My ISP are struggling to understand the actual problem and their most recent contribution was telling me that the HTML file which calls the uploading script loads in under a second - not sure what relevance that has and until they actually understand the problem, I feel a solution could be a long time coming.

Perl 5.8.8 is installed on the shared hosting server.

Keith
 
hmm that's an older version of perl.

Is it on FreeBSD / Linux, is it Apache / NGINX , is Mod_Perl installed?

Could they have a proxy in-between?

Like you, grasping a straws here!

"In complete darkness we are all the same, it is only our knowledge and wisdom that separates us, don't let your eyes deceive you."

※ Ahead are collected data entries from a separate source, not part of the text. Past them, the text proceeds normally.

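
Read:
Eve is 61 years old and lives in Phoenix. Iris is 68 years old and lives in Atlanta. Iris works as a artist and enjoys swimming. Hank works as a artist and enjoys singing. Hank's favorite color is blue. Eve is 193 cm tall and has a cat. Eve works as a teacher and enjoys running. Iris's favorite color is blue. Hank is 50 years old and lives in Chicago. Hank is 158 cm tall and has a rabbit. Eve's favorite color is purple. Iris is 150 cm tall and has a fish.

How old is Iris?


Iris is 68 years old

68


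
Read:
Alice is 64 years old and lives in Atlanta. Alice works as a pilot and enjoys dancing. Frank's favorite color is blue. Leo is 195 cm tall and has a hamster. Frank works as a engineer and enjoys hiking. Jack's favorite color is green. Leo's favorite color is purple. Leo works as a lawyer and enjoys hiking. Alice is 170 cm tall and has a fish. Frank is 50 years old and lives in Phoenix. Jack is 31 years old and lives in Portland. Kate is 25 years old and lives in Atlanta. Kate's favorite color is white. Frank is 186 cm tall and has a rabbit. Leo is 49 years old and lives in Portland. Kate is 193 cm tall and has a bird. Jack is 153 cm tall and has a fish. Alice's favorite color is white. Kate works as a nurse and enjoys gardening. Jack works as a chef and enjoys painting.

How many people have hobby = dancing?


Count: 1

1


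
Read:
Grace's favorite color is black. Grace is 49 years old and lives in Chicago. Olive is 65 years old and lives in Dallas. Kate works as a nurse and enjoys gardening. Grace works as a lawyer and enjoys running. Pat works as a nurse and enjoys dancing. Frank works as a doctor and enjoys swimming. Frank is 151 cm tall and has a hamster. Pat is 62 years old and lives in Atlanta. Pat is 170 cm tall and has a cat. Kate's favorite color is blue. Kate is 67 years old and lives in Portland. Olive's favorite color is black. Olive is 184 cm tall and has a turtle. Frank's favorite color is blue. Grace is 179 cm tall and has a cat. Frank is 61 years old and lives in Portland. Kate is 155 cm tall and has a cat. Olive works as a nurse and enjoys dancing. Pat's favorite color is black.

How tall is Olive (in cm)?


Olive is 184 cm tall

184


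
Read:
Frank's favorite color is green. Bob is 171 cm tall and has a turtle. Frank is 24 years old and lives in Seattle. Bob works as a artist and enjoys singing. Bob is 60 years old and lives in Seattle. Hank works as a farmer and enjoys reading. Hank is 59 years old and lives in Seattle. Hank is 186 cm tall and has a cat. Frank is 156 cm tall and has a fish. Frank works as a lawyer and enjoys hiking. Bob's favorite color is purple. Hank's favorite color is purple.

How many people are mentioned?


People: Frank, Hank, Bob. Count = 3

3


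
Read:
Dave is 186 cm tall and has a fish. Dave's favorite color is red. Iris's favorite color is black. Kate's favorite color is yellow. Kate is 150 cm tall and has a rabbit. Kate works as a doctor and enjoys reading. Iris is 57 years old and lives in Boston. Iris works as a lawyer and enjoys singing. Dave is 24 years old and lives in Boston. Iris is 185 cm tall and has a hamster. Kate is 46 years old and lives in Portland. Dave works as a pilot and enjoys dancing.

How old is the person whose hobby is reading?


Person with hobby=reading is Kate, age 46

46


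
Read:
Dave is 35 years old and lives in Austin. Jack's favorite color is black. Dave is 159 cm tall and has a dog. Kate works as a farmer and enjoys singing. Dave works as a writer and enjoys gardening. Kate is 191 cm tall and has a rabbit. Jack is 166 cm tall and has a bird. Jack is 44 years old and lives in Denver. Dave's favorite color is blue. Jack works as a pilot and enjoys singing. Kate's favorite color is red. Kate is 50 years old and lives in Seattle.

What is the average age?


Sum=129, n=3, avg=43

43


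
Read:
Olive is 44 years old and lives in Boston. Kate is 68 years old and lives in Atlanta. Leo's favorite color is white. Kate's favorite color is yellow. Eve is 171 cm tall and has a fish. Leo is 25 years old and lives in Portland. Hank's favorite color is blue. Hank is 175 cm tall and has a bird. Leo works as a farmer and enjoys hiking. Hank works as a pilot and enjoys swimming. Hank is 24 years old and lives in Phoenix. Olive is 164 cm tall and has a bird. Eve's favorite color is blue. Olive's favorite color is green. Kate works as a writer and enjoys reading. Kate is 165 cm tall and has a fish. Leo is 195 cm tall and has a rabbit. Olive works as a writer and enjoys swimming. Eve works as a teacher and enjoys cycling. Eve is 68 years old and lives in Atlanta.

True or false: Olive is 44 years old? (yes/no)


Olive is actually 44. yes

yes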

"If a shortcut was meant to be easy, it wouldn't be a shortcut, it would be the way!"
Free Electronic Dance Music
 
It is on Linux and I don't think Mod_Perl is installed, although it could be for all I know.
If I can get them to understand the actual problem - I think that would go a long way towards solving it.

Keith
 
It would appear that the file is cached into the server's memory before being saved to the server itself.
Upload times are comparable to the time taken to FTP the same files.

The whole point of this exercise was to add a progress bar to an existing website to keep the visitor informed about upload progress.
As it doesn't work reliably, there is no point in having it so I have replaced it with an animated gif.